What Happens When a Third of U.S. Tenants Don’t Pay Rent?

April 15, 2020

The COVID-19 crisis is ravaging nearly every aspect of the economy, very much including the housing sector. Data tracked by the National Multifamily Housing Council found that nearly one-third of residential tenants didn’t pay rent in April. Even before the pandemic, says James Brasuell, managing editor at Planetizen, Americans “were straining to cover the high cost of housing…creating a pressure point in the economy that was, according to reports, booming.”

[Pre-existing] trends were stressing the housing markets and the millions of renters in the country before stay-at-home orders gutted the employment market. On April 1, with millions of Americans suddenly unemployed, and a public health crisis weeks, or potentially months, away from its expected peak, U.S. renters owed a collective $22 billion for rent, according to analysis by CoStar.

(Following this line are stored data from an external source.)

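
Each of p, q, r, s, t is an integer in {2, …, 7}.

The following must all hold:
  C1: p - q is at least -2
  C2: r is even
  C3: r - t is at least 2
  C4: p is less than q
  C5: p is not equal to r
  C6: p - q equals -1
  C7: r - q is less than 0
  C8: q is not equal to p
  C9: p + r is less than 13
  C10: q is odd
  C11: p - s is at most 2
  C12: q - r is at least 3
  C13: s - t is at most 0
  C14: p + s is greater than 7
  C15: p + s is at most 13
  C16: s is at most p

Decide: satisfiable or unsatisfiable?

Constraints 1, 3, 11, 12, and 13 give r − t ≥ 2, t − s ≥ 0, s − p ≥ -2, p − q ≥ -2, q − r ≥ 3.
Adding all 5 inequalities: the left sides telescope to 0, and the right sides sum to 2 + 0 + (-2) + (-2) + 3 = 1. So 0 ≥ 1, which is false.

Unsatisfiable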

During the crisis, many tenants have lost income or lost their jobs outright. While some cities and states have allowed tenants to defer rent payments, those tenants face the prospect of having to make up missed payments before the economy is back on its feet.

Brausell’s recent article “Rent Crisis Deferred” is the subject of this week’s episode of Upzoned. Host Abby Kinney, a planner at Gould Evans in Kansas City, and Chuck Marohn, founder and president of Strong Towns, discuss how the housing market is responding to massive non-payment, and it is rippling throughout the rest of the economy. They explore why much-lauded “market responsiveness” is not always a happy thing, the historical roots of our volatile housing system, and what happens when a volatile system seeks equilibrium. They also discuss a few ideas (like a debt jubilee) that have been floated to respond to the crisis.

Then in the Downzoned, Abby and Chuck take a break from recommending media and offer their “Quarantine Chronicles,” including family walks, bike rides, and the experience of cutting one’s own hair.